AMERICAN politicians have learned to detest the very thought of energy policy. It splits parties, it raises tempers and it sets one region of the country against another. Worse, the logic of it leads in a straight line to a heavy tax on gasoline -- which is as deeply unpopular as it is long overdue.

President Carter's elaborate energy policy offered no visible help in the oil crisis of 1979. President Reagan, who had the great good luck to serve in a time of falling oil prices, got along for eight years with no policy at all. President Bush may have hoped to do the same, but now prices are shooting upward once again. He is trying to stay clear of the traps and divisive torments of energy policy in order, among other reasons, to preserve the present broad support behind his stand on Iraq and Kuwait. But events are slowly forcing him toward at least a rudimentary position. So far it's not very promising.

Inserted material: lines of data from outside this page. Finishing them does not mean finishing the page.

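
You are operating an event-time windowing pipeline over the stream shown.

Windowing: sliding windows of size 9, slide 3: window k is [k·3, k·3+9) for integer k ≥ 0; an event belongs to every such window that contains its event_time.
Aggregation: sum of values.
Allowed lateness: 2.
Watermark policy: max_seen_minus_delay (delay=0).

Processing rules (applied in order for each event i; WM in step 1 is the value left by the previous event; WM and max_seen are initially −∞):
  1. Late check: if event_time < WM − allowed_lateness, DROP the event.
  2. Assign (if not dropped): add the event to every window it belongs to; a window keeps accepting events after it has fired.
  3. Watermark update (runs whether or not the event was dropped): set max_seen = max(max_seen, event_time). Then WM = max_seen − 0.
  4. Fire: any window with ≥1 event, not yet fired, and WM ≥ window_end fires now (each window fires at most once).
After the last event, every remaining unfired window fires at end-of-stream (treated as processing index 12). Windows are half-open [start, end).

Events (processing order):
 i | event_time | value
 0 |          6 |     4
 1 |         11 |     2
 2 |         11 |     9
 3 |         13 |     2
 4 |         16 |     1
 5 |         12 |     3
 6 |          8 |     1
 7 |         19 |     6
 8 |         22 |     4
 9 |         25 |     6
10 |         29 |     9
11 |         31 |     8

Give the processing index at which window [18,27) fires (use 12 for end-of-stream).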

In his press conference yesterday, Mr. Bush said: "The bottom line is that it's going to have to be conservation, it's going to have to be alternative sources, it's going to have to be more hydrocarbon drilling." He hasn't had much to say yet about conservation, for the well-known reason that his fellow citizens are accustomed to wasting energy and they do not welcome the thought of any attempt by their government to change their habits.

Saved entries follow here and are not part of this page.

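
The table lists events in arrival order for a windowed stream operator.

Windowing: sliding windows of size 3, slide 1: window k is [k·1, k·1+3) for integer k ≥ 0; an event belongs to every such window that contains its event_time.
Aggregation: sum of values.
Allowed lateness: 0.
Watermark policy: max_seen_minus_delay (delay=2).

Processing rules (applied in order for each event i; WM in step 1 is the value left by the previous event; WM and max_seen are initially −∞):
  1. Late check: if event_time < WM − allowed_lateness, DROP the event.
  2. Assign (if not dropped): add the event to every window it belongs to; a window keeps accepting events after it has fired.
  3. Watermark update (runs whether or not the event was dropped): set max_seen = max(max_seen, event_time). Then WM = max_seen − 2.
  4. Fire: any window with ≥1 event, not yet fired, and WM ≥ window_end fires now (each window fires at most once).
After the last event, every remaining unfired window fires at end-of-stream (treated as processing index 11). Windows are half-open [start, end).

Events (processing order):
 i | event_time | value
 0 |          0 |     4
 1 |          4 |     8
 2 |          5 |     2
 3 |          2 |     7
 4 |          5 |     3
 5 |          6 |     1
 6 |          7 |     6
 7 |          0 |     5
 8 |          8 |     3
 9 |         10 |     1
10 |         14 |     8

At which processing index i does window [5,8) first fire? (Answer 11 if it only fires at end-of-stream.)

i=0 t=0 v=4: → [0,3); WM=-2
i=1 t=4 v=8: → [4,7),[3,6),[2,5); WM=2
i=2 t=5 v=2: → [5,8),[4,7),[3,6); WM=3; [0,3) fires=4
i=3 t=2 v=7: DROP (t<3-0); WM=3
i=4 t=5 v=3: → [5,8),[4,7),[3,6); WM=3
i=5 t=6 v=1: → [6,9),[5,8),[4,7); WM=4
i=6 t=7 v=6: → [7,10),[6,9),[5,8); WM=5; [2,5) fires=8
i=7 t=0 v=5: DROP (t<5-0); WM=5
i=8 t=8 v=3: → [8,11),[7,10),[6,9); WM=6; [3,6) fires=13
i=9 t=10 v=1: → [10,13),[9,12),[8,11); WM=8; [4,7) fires=14 [5,8) fires=12
i=10 t=14 v=8: → [14,17),[13,16),[12,15); WM=12; [6,9) fires=10 [7,10) fires=9 [8,11) fires=4 [9,12) fires=1

9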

Alternative sources of energy are certainly a crucial part of any rational response to disruptions in the oil pipeline. But the administration doesn't seem to have a great deal working there either. As for drilling, the president is pushing the proposals that he made last year for tax breaks to encourage more of it. But that's an extremely expensive way to get very little oil. Oil prices quadrupled, after inflation, between 1973 and 1981. In response the rate of drilling tripled -- but oil production was slightly lower in 1981 than it had been eight years earlier. Oil is getting very hard to find in the United States.

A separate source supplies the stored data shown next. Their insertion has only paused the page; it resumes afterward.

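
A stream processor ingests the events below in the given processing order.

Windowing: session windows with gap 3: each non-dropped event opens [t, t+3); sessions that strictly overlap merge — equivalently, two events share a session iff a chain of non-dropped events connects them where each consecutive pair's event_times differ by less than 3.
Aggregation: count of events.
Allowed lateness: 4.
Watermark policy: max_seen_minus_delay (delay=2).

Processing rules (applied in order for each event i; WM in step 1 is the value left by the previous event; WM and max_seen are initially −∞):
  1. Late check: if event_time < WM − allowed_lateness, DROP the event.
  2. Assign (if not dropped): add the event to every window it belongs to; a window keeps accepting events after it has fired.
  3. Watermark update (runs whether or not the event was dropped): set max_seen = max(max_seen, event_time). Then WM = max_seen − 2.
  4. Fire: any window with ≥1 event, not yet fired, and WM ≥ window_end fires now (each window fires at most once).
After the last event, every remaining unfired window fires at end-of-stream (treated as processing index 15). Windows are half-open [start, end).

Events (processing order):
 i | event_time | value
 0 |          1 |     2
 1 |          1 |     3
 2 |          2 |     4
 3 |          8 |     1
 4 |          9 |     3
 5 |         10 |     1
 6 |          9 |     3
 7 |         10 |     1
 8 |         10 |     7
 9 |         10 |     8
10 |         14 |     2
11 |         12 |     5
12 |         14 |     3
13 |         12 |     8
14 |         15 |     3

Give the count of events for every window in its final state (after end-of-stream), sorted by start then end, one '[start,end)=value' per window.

i=0 t=1 v=2: → [1,4); WM=-1
i=1 t=1 v=3: → [1,4); WM=-1
i=2 t=2 v=4: → [1,5); WM=0
i=3 t=8 v=1: → [8,11); WM=6
i=4 t=9 v=3: → [8,12); WM=7
i=5 t=10 v=1: → [8,13); WM=8
i=6 t=9 v=3: → [8,13); WM=8
i=7 t=10 v=1: → [8,13); WM=8
i=8 t=10 v=7: → [8,13); WM=8
i=9 t=10 v=8: → [8,13); WM=8
i=10 t=14 v=2: → [14,17); WM=12
i=11 t=12 v=5: → [8,17); WM=12
i=12 t=14 v=3: → [8,17); WM=12
i=13 t=12 v=8: → [8,17); WM=12
i=14 t=15 v=3: → [8,18); WM=13

[1,5)=3 [8,18)=12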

In the absence of policy, what happens? President Reagan was fond of saying that the markets would take care of the energy supply. But the markets are taking care of it now, and that doesn't seem to please people either.

The reality is that only one thing has been effective in encouraging conservation and alternative sources, and that one magical thing is higher prices. The only question is whether those price increases are going to go to oil producers around the world or, in the form of taxes, to public purposes here in this country. That's the question that American politics has been ducking for nearly two decades.